We’ve heard all about the alleged Treasury bubble building up. I’m not here to predict that it will burst, or even to say that it exists. (Being passive investors, we don’t put much value on forecasting.) But it seems quite clear that plenty of fixed-income investors are going to get hurt, Treasury bubble or not.
A popular definition of insanity is doing the same thing over and over yet expecting a different result. It’s debatable, I suppose. Repeating an action might just as well signal perseverance, or dedication, or confidence.
Another popular investing quip with a similarly sketchy provenance is “The market can remain irrational longer than you can remain solvent.” It speaks to the inability of anyone to stick to a thesis through all phases of the business cycle. We are human, after all.

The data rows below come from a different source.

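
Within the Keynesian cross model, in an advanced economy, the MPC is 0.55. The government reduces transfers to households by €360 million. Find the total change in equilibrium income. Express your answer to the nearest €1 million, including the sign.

−€440 million

The transfer change shifts disposable income by −€360 million, so first-round consumption changes by c·ΔTR = 0.55 × (−€360 million) = −€198 million.
Expenditure multiplier = 1/(1 − MPC) = 1/(1 − 0.55) = 1/0.45 ≈ 2.222.
The transfer multiplier is c × k ≈ 1.222, so ΔY = k × (c·ΔTR) = (−€198 million) / 0.45 = −€440 million.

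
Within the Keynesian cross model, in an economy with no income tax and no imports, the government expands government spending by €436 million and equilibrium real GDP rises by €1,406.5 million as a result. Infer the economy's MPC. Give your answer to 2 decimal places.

Implied spending multiplier k = ΔY/ΔG = 1,406.5/436 ≈ 3.2259.
Since k = 1/(1 − MPC), MPC = 1 − 1/k = 1 − ΔG/ΔY = 1 − 436/1,406.5 ≈ 0.69.

0.69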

But let me suggest to you two things: Investors who buy U.S. debt, Treasury bubble or not, are doing the same thing over and over, and it is plainly insane. What’s more, many of them will lose their bets against an “irrational” market, regardless of the direction of interest rates.

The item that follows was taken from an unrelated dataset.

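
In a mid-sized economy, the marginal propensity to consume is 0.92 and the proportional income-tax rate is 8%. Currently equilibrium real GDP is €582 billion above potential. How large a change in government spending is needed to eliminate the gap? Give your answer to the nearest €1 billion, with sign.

Spending multiplier = 1/(1 − c(1−t)) = 1/(1 − 0.92×0.92) = 1/0.1536 ≈ 6.51.
Need ΔY = −€582 billion, so ΔG = ΔY/k = (−€582 billion) × 0.1536 ≈ −€89 billion.
The government should cut government spending by €89 billion.

−€89 billion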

The reason has nothing to do with falling bond prices, as such. You might have seen this bit of news online at MarketWatch. Five-year CD rates are below 1%.
Here’s another blow to savers: The national average interest rate for five-year certificates of deposit dipped to a lowly 0.99% this week, the first time in recorded history that the hallmark of stability has slipped under 1%.

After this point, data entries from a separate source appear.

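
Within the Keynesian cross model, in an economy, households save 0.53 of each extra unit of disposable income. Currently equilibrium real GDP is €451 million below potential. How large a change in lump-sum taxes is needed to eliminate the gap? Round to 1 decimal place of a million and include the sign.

−€508.6 million

MPC = 1 − MPS = 1 − 0.53 = 0.47.
Spending multiplier = 1/(1 − MPC) = 1/(1 − 0.47) = 1/0.53 ≈ 1.887.
Tax multiplier = −c·k = −0.47/0.53 ≈ −0.887. Need ΔY = +€451 million, so ΔT = ΔY/(−c·k) = −(+€451 million) × 0.53 / 0.47 ≈ −€508.6 million.
The government should cut lump-sum taxes by €508.6 million.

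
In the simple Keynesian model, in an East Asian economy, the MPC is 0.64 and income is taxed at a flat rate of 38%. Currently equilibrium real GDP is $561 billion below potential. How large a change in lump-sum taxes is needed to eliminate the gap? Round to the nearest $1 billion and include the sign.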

“Interest rates are making history, but clearly not in a favorable way,” said Dan Geller, executive vice president of financial analysts Market Rates Insights.
Interesting choice of words here. A “hallmark of stability” is “making history in an unfavorable way.”
Is a five-year CD paying 0.99% “less stable” than one paying 1%? Not at all. But it is indicative of a serious trend in investing, one many investors roundly ignore. Rates are low for a reason, and the reason is government intervention.
Carmen Reinhart and Ken Rogoff recently have written about a common government strategy to reduce debt, known as “financial repression.” The phrase dates back to the early 1970s, while the practice dates back centuries.
In the context of investing, Burt Malkiel also has been writing about this for months, often in The Wall Street Journal. He’s brought it up several times, but here’s his concise definition of financial repression from late 2011.
Many of the developed economies of the world are burdened with excessive debt. Governments around the world are having great difficulty reining in spending. The seemingly less painful policy response to these problems is very likely to keep interest rates on government debt artificially low as the real burdens of government debt are reduced—meaning the debt is inflated away.
Artificially low interest rates are a subtle form of debt restructuring and represent a kind of invisible taxation.
In effect, because of the debt (close to $16 trillion at last count) the U.S. government must artificially suppress interest rates to below the inflation rate. It’s a slow, painful way to buy time, but short of massive tax increases or an extraordinary economic rebound (or both), government has little choice in the matter.
The real danger of a Treasury bubble
The result, of course, is that the fixed-income investor is stuck. Fixed-income investing is no longer about buying Treasuries yielding between 5% and 7% and getting a safe haven for your retirement. Because of financial repression, buying a 10-year Treasury at 1.4% is a sure way to lose money after inflation.
Even that “suddenly unstable” CD is a terrible deal. With consumer prices rising by 1.7%, getting less than 1% is a significant and automatic loss. Who’s insane here, exactly?
We don’t need a Treasury bubble to lose our shirts. Financial repression alone will do the trick. Of course, investors do have a choice, as Malkiel points out in a follow-up article: Stocks, the supposed “risky” asset in any given portfolio, are now a far safer choice than bonds.
Better still, as Malkiel has long argued, buying stocks in an inexpensive, passive index fund or ETF is by far the smartest way to allocate toward equities.